The additional options that I’m currently considering to deliver an end-to-end web application with a data pipeline include:

  • Mode Analytics with Google BigQuery: I’ve written before about how much I enjoyed using Mode Analytics at my former company. The benefits of Mode include the fact that it already supports rich visualizations (no coding required), including a built in Python notebook. However, I do not believe there’s a way to extract data from a finance API, including Yahoo Finance and IEX. The data from those sources could be read in to a private database, e.g., using Google BigQuery, which you could connect to Mode. However, for now this seems like a limitation as I believe more of my future charts and use cases will require data pulled from APIs (as opposed to stored in a database).
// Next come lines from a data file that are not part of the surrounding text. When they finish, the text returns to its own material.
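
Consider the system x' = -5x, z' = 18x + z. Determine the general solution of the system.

x(t) = -C_1e^(-5t), z(t) = 3C_1e^(-5t) - C_2e^(t)

Coefficient matrix A = [[-5, 0], [18, 1]].
Characteristic polynomial det(A - λI) = λ^2 + 4λ - 5 = 0.
Eigenvalues λ = -5, 1.
For λ=-5: (A-λI) row 2 is [18, 6], so an eigenvector is (-1, 3).
For λ=1: (A-λI) row 1 is [-6, 0], so an eigenvector is (0, -1).
General solution: C_1e^(-5t)(-1,3) + C_2e^(t)(0,-1).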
  • Heroku with Postgres and Pipeline: As part of Jose’s course, he shows you how to deploy a Dash app to Heroku (another benefit of his course). As of now, I believe that leveraging Heroku’s app functionality is a potential long-term solution. This is another reason why I’m taking Jose’s Flask course; I’ve never built a web app, and he shows how to use SQLAlchemy as the database for the Flask app. Furthering my understanding of deploying an app with a database on Heroku, my focus will be determining the best way to pull in finance-API data to be analyzed within an interactive web app which I can refresh with new data on a specified schedule..

The long-term solution requires a lot more learning for me, but it’s definitely a challenge that I want to take on the rest of this year. I hope that you found this post useful, and I welcome any feedback in the comments, including additional options which I have not mentioned and you believe would be better suited for this application and its analyses.